Tropicalization of the moduli space matches the space of tropical stable maps.

Identifies conditions for faithful tropicalization of the moduli space.

Shows the Nishinou--Siebert correspondence as a consequence of these geometric insights.

Abstract

We study the Berkovich analytification of the space of genus $0$ logarithmic stable maps to a toric variety $X$ and present applications to both algebraic and tropical geometry. On algebraic side, insights from tropical geometry give two new geometric descriptions of this space of maps -- (1) as an explicit toroidal modification of $\overline M_{0,n}\times X$ and (2) as a tropical compactification in a toric variety.
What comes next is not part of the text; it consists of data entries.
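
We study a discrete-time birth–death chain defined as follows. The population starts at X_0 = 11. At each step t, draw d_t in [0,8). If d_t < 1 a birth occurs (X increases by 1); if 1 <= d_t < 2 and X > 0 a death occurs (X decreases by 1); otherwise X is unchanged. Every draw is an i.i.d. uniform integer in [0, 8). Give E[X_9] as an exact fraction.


11

X can drop by at most 1 per step and X_0 = 11 > T = 9, so X_t >= 11 − t >= 2 > 0 for every t <= 9: the floor at 0 (the 'and X > 0' condition) never binds. Hence X_9 = X_0 + Σ_{t<9} Y_t with i.i.d. increments Y_t = y(d_t) ∈ {+1, −1, 0}.
Outcome values over d=0..7: [1, -1, 0, 0, 0, 0, 0, 0]
Σy = 0, Σy² = 2, M = 8
μ = 0/8 = 0,  σ² = 2/8 − (0)² = 1/4
E[X_9] = 11 + 9·(0) = 11


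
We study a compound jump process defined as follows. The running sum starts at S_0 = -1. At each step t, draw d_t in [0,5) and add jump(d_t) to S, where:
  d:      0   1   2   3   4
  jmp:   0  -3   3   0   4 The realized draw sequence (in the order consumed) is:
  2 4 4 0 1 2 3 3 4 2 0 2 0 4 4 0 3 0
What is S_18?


t=0: S=-1, d=2, jump=3, S_1=2
t=1: S=2, d=4, jump=4, S_2=6
t=2: S=6, d=4, jump=4, S_3=10
t=3: S=10, d=0, jump=0, S_4=10
t=4: S=10, d=1, jump=-3, S_5=7
t=5: S=7, d=2, jump=3, S_6=10
t=6: S=10, d=3, jump=0, S_7=10
t=7: S=10, d=3, jump=0, S_8=10
t=8: S=10, d=4, jump=4, S_9=14
t=9: S=14, d=2, jump=3, S_10=17
t=10: S=17, d=0, jump=0, S_11=17
t=11: S=17, d=2, jump=3, S_12=20
t=12: S=20, d=0, jump=0, S_13=20
t=13: S=20, d=4, jump=4, S_14=24
t=14: S=24, d=4, jump=4, S_15=28
t=15: S=28, d=0, jump=0, S_16=28
t=16: S=28, d=3, jump=0, S_17=28
t=17: S=28, d=0, jump=0, S_18=28

28


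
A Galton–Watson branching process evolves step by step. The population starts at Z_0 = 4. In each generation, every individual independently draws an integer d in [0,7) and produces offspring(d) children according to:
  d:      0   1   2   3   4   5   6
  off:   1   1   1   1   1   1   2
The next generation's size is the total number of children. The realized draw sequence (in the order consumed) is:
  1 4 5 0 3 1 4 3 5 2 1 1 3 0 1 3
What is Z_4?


4

gen 0: Z_0=4, draws=[1, 4, 5, 0], offspring=[1, 1, 1, 1], Z_1=4
gen 1: Z_1=4, draws=[3, 1, 4, 3], offspring=[1, 1, 1, 1], Z_2=4
gen 2: Z_2=4, draws=[5, 2, 1, 1], offspring=[1, 1, 1, 1], Z_3=4
gen 3: Z_3=4, draws=[3, 0, 1, 3], offspring=[1, 1, 1, 1], Z_4=4


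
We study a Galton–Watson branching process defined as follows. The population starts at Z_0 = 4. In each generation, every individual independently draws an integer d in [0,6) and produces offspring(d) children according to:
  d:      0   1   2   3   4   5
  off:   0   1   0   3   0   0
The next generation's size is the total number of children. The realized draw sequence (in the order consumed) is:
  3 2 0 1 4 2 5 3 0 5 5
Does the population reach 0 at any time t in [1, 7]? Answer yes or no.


yes

gen 0: Z_0=4, draws=[3, 2, 0, 1], offspring=[3, 0, 0, 1], Z_1=4
gen 1: Z_1=4, draws=[4, 2, 5, 3], offspring=[0, 0, 0, 3], Z_2=3
gen 2: Z_2=3, draws=[0, 5, 5], offspring=[0, 0, 0], Z_3=0
gen 3: Z_3=0, draws=[], offspring=[], Z_4=0
gen 4: Z_4=0, draws=[], offspring=[], Z_5=0
gen 5: Z_5=0, draws=[], offspring=[], Z_6=0
gen 6: Z_6=0, draws=[], offspring=[], Z_7=0


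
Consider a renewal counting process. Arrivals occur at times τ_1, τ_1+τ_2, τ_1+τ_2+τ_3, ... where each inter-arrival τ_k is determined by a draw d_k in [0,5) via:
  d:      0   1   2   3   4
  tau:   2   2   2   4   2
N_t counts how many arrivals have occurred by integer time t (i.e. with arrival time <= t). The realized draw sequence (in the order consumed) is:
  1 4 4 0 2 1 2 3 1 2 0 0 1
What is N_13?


6

draw d_1=1: τ_1=2, arrival time A_1=2
draw d_2=4: τ_2=2, arrival time A_2=4
draw d_3=4: τ_3=2, arrival time A_3=6
draw d_4=0: τ_4=2, arrival time A_4=8
draw d_5=2: τ_5=2, arrival time A_5=10
draw d_6=1: τ_6=2, arrival time A_6=12
draw d_7=2: τ_7=2, arrival time A_7=14
draw d_8=3: τ_8=4, arrival time A_8=18
draw d_9=1: τ_9=2, arrival time A_9=20
draw d_10=2: τ_10=2, arrival time A_10=22
draw d_11=0: τ_11=2, arrival time A_11=24
draw d_12=0: τ_12=2, arrival time A_12=26
draw d_13=1: τ_13=2, arrival time A_13=28
N_t over t=0..13: 0:0 1:0 2:1 3:1 4:2 5:2 6:3 7:3 8:4 9:4 10:5 11:5 12:6 13:6


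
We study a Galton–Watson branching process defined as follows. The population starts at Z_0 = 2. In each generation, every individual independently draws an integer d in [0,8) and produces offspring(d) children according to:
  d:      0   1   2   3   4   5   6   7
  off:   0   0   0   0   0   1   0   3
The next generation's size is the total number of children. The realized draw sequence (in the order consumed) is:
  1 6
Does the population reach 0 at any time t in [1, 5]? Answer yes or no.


yes

gen 0: Z_0=2, draws=[1, 6], offspring=[0, 0], Z_1=0
gen 1: Z_1=0, draws=[], offspring=[], Z_2=0
gen 2: Z_2=0, draws=[], offspring=[], Z_3=0
gen 3: Z_3=0, draws=[], offspring=[], Z_4=0
gen 4: Z_4=0, draws=[], offspring=[], Z_5=0


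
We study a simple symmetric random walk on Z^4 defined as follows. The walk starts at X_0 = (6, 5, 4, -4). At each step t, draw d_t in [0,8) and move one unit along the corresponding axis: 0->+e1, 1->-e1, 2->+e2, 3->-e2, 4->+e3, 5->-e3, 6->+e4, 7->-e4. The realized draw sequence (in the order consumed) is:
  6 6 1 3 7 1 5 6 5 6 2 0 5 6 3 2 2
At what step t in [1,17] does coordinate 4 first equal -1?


10

t=0: X=(6, 5, 4, -4), d=6 → +e4, X_1=(6, 5, 4, -3)
t=1: X=(6, 5, 4, -3), d=6 → +e4, X_2=(6, 5, 4, -2)
t=2: X=(6, 5, 4, -2), d=1 → -e1, X_3=(5, 5, 4, -2)
t=3: X=(5, 5, 4, -2), d=3 → -e2, X_4=(5, 4, 4, -2)
t=4: X=(5, 4, 4, -2), d=7 → -e4, X_5=(5, 4, 4, -3)
t=5: X=(5, 4, 4, -3), d=1 → -e1, X_6=(4, 4, 4, -3)
t=6: X=(4, 4, 4, -3), d=5 → -e3, X_7=(4, 4, 3, -3)
t=7: X=(4, 4, 3, -3), d=6 → +e4, X_8=(4, 4, 3, -2)
t=8: X=(4, 4, 3, -2), d=5 → -e3, X_9=(4, 4, 2, -2)
t=9: X=(4, 4, 2, -2), d=6 → +e4, X_10=(4, 4, 2, -1)
t=10: X=(4, 4, 2, -1), d=2 → +e2, X_11=(4, 5, 2, -1)
t=11: X=(4, 5, 2, -1), d=0 → +e1, X_12=(5, 5, 2, -1)
t=12: X=(5, 5, 2, -1), d=5 → -e3, X_13=(5, 5, 1, -1)
t=13: X=(5, 5, 1, -1), d=6 → +e4, X_14=(5, 5, 1, 0)
t=14: X=(5, 5, 1, 0), d=3 → -e2, X_15=(5, 4, 1, 0)
t=15: X=(5, 4, 1, 0), d=2 → +e2, X_16=(5, 5, 1, 0)
t=16: X=(5, 5, 1, 0), d=2 → +e2, X_17=(5, 6, 1, 0)


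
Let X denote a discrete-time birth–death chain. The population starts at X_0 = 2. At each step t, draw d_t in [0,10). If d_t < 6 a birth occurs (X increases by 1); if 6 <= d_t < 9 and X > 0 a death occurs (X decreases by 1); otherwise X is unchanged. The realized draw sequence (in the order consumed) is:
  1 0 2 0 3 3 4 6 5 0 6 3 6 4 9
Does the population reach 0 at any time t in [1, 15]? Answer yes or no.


no

t=0: X=2, d=1 → birth, X_1=3
t=1: X=3, d=0 → birth, X_2=4
t=2: X=4, d=2 → birth, X_3=5
t=3: X=5, d=0 → birth, X_4=6
t=4: X=6, d=3 → birth, X_5=7
t=5: X=7, d=3 → birth, X_6=8
t=6: X=8, d=4 → birth, X_7=9
t=7: X=9, d=6 → death, X_8=8
t=8: X=8, d=5 → birth, X_9=9
t=9: X=9, d=0 → birth, X_10=10
t=10: X=10, d=6 → death, X_11=9
t=11: X=9, d=3 → birth, X_12=10
t=12: X=10, d=6 → death, X_13=9
t=13: X=9, d=4 → birth, X_14=10
t=14: X=10, d=9 → hold, X_15=10


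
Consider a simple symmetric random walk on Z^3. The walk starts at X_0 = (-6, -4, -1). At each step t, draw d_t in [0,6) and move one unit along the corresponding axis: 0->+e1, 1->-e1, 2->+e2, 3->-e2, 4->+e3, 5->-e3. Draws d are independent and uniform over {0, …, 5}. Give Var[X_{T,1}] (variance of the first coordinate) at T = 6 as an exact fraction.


Outcome values over d=0..5: [1, -1, 0, 0, 0, 0]
Σy = 0, Σy² = 2, M = 6
μ = 0/6 = 0,  σ² = 2/6 − (0)² = 1/3
Independent increments: Var[X_6] = 6·σ² = 6·(1/3) = 2

2


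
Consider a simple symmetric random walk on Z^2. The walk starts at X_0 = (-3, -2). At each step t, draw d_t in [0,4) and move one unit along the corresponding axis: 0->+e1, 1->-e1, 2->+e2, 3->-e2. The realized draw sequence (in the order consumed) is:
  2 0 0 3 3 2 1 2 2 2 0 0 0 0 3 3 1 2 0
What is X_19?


t=0: X=(-3, -2), d=2 → +e2, X_1=(-3, -1)
t=1: X=(-3, -1), d=0 → +e1, X_2=(-2, -1)
t=2: X=(-2, -1), d=0 → +e1, X_3=(-1, -1)
t=3: X=(-1, -1), d=3 → -e2, X_4=(-1, -2)
t=4: X=(-1, -2), d=3 → -e2, X_5=(-1, -3)
t=5: X=(-1, -3), d=2 → +e2, X_6=(-1, -2)
t=6: X=(-1, -2), d=1 → -e1, X_7=(-2, -2)
t=7: X=(-2, -2), d=2 → +e2, X_8=(-2, -1)
t=8: X=(-2, -1), d=2 → +e2, X_9=(-2, 0)
t=9: X=(-2, 0), d=2 → +e2, X_10=(-2, 1)
t=10: X=(-2, 1), d=0 → +e1, X_11=(-1, 1)
t=11: X=(-1, 1), d=0 → +e1, X_12=(0, 1)
t=12: X=(0, 1), d=0 → +e1, X_13=(1, 1)
t=13: X=(1, 1), d=0 → +e1, X_14=(2, 1)
t=14: X=(2, 1), d=3 → -e2, X_15=(2, 0)
t=15: X=(2, 0), d=3 → -e2, X_16=(2, -1)
t=16: X=(2, -1), d=1 → -e1, X_17=(1, -1)
t=17: X=(1, -1), d=2 → +e2, X_18=(1, 0)
t=18: X=(1, 0), d=0 → +e1, X_19=(2, 0)

(2, 0)


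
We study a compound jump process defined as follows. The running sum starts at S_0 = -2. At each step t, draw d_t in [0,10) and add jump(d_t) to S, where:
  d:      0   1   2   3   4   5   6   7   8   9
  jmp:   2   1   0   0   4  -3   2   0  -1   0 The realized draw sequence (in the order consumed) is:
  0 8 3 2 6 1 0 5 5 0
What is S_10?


0

t=0: S=-2, d=0, jump=2, S_1=0
t=1: S=0, d=8, jump=-1, S_2=-1
t=2: S=-1, d=3, jump=0, S_3=-1
t=3: S=-1, d=2, jump=0, S_4=-1
t=4: S=-1, d=6, jump=2, S_5=1
t=5: S=1, d=1, jump=1, S_6=2
t=6: S=2, d=0, jump=2, S_7=4
t=7: S=4, d=5, jump=-3, S_8=1
t=8: S=1, d=5, jump=-3, S_9=-2
t=9: S=-2, d=0, jump=2, S_10=0


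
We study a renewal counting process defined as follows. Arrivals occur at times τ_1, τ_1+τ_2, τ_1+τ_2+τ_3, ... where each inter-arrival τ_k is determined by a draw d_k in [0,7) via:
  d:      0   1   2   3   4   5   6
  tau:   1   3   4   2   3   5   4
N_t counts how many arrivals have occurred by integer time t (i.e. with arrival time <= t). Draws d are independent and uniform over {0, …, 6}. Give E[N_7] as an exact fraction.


1604849/823543

Inter-arrival values over d=0..6: [1, 3, 4, 2, 3, 5, 4]
Each d has probability 1/7, so the pmf of τ is: f(1) = 1/7, f(2) = 1/7, f(3) = 2/7, f(4) = 2/7, f(5) = 1/7
Renewal equation for m(n) = E[N_n]: condition on τ_1 = k (if k <= n, one arrival plus a fresh copy on the remaining n−k steps): m(n) = F(n) + Σ_{k<=n} f(k)·m(n−k), where F(n) = P(τ <= n) and m(0) = 0
m(1) = F(1) = 1/7
m(2) = F(2) + f(1)·m(1) = 2/7 + 1/7·1/7 = 15/49
m(3) = F(3) + f(1)·m(2) + f(2)·m(1) = 4/7 + 1/7·15/49 + 1/7·1/7 = 218/343
m(4) = F(4) + f(1)·m(3) + f(2)·m(2) + f(3)·m(1) = 6/7 + 1/7·218/343 + 1/7·15/49 + 2/7·1/7 = 2479/2401
m(5) = F(5) + f(1)·m(4) + f(2)·m(3) + f(3)·m(2) + f(4)·m(1) = 1 + 1/7·2479/2401 + 1/7·218/343 + 2/7·15/49 + 2/7·1/7 = 22968/16807
m(6) = F(6) + f(1)·m(5) + f(2)·m(4) + f(3)·m(3) + f(4)·m(2) + f(5)·m(1) = 1 + 1/7·22968/16807 + 1/7·2479/2401 + 2/7·218/343 + 2/7·15/49 + 1/7·1/7 = 192025/117649
m(7) = F(7) + f(1)·m(6) + f(2)·m(5) + f(3)·m(4) + f(4)·m(3) + f(5)·m(2) = 1 + 1/7·192025/117649 + 1/7·22968/16807 + 2/7·2479/2401 + 2/7·218/343 + 1/7·15/49 = 1604849/823543
E[N_7] = m(7) = 1604849/823543


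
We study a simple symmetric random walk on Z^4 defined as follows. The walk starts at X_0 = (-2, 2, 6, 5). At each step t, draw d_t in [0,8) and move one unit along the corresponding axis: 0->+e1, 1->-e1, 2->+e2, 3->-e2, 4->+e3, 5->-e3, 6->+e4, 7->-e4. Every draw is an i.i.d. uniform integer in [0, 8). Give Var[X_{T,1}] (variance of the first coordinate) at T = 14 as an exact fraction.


Outcome values over d=0..7: [1, -1, 0, 0, 0, 0, 0, 0]
Σy = 0, Σy² = 2, M = 8
μ = 0/8 = 0,  σ² = 2/8 − (0)² = 1/4
Independent increments: Var[X_14] = 14·σ² = 14·(1/4) = 7/2

7/2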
On the combinatorial side, we prove that the tropicalization of the space of genus $0$ logarithmic stable maps coincides with the space of tropical stable maps, giving a large new collection of examples of faithful tropicalizations for moduli. Moreover, we identify the optimal settings in which the tropicalization of the moduli space of maps is faithful. The Nishinou--Siebert correspondence theorem is shown to be a consequence of this geometric connection between the algebraic and tropical moduli spaces.